Andrey and I were having a conversation off list, forwarding relevent
bits of the last response from Andrey for public reference.
--- begin forward ---
On Mar 31, 2005 9:22 PM, Ralph Giles <giles@xiph.org>
wrote:> On Thu, Mar 31, 2005 at 06:46:06PM -0700, Andrey Filippov wrote:
>
> > > BTW, you asked about padding theora packet data to a byte
boundary. I
> > > don't see any way to do this, but if you have resources left
over, can
> > > you pre-shift the packet data on the fpga and then only have to
> > > mask together the overlap byte with the header.
>
> > Still It will make it much more suitable for the hardware
> > accelerations in general - not just my. Maybe it is possible to add
> > such feature (preserving backward compatibility)?
> > It will very much simplify the implementations with the motion
> > compensation and other dynamic modes where frame header can not be
> > built until the whole frame is processed.
>
> There is no room to change something like that in a backward-compatible
> way. It turns out if you specify two qi values, the coded block table
> starts on a byte boundary, but only for inter frames. You can shift it
> one bit either way by using 3 or the normal 1 qi value in the frame
> header, but that still won't align an intra frame. Having more than one
> qi value means you have to insert another block table telling you which
> one to use, which is extra overhead, but you might be able to make that
> up in quality by actually using the different qi values as appropriate.
>
> However, I may have misunderstood how you're constructing things. Your
> email mentioned 'static' coded block maps, I'm not sure how
that can
> work. :)
That is simple. I can build a map of coded blocks and download it to
FPGA (due to the size of a table granularity is 32x32pixels). This map
can be used to effectively decrease frame rate outside of the area of
interest (I also can use 2 qi/frame with a similar map). With this map
I have 3 types of frames - INTRA, INTER-full(all blocks coded) and
INTER-map (block are coded according to the map). That gives 3
different frame headers that are prepared by software in advance, and
the bit size is calculated. Then FPGA receives a 3-element table (one
for each type) - number of bits (0..31) to shift frame data in such a
way, that the frame data can be appended to the frame header without
shifting every word of it.
If the frame header will be built depending on the frame data - then
the only way how to build it (without increasing latency and required
memory size - it is difficult too) is to build the header in FPGA -
During first pass (1 frame time) when data is processed in
macroblock-scan order and pretokens are saved to the sdram all the
data for the header will be ready. And then the headers could be built
just before the stage 2 (starting from "pretokens" in coded order)

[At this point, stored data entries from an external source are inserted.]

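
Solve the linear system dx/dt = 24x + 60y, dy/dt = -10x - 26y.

Coefficient matrix A = [[24, 60], [-10, -26]].
Characteristic polynomial det(A - λI) = λ^2 + 2λ - 24 = 0.
Eigenvalues λ = 4, -6.
For λ=4: (A-λI) row 1 is [20, 60], so an eigenvector is (3, -1).
For λ=-6: (A-λI) row 1 is [30, 60], so an eigenvector is (2, -1).
General solution: C_1e^(4t)(3,-1) + C_2e^(-6t)(2,-1).

x(t) = 3C_1e^(4t) + 2C_2e^(-6t), y(t) = -C_1e^(4t) - C_2e^(-6t)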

send the data out. It is possible - but it is much easier to build
headers in software in parallel with the fpga processing the bulk of
data.
> Something better discussed on the lists, anyway.
It makes sense. Maybe you can just post our conversation?
--- end forward ---
We also discussed high-bitrate compression optimizing for image
quality, either with theora or PNG-based lossles compression.
If I may paraphase Andrey's response, the Axis cpu that handles
the network stack would quickly become a bottleneck at higher
bitrates, and one wants gigabit ethernet for such an application
in any case. There's nothing pin-compatible, but a redesign based
on another family of embedded cpu would be the requisite step
toward such a camera.
-r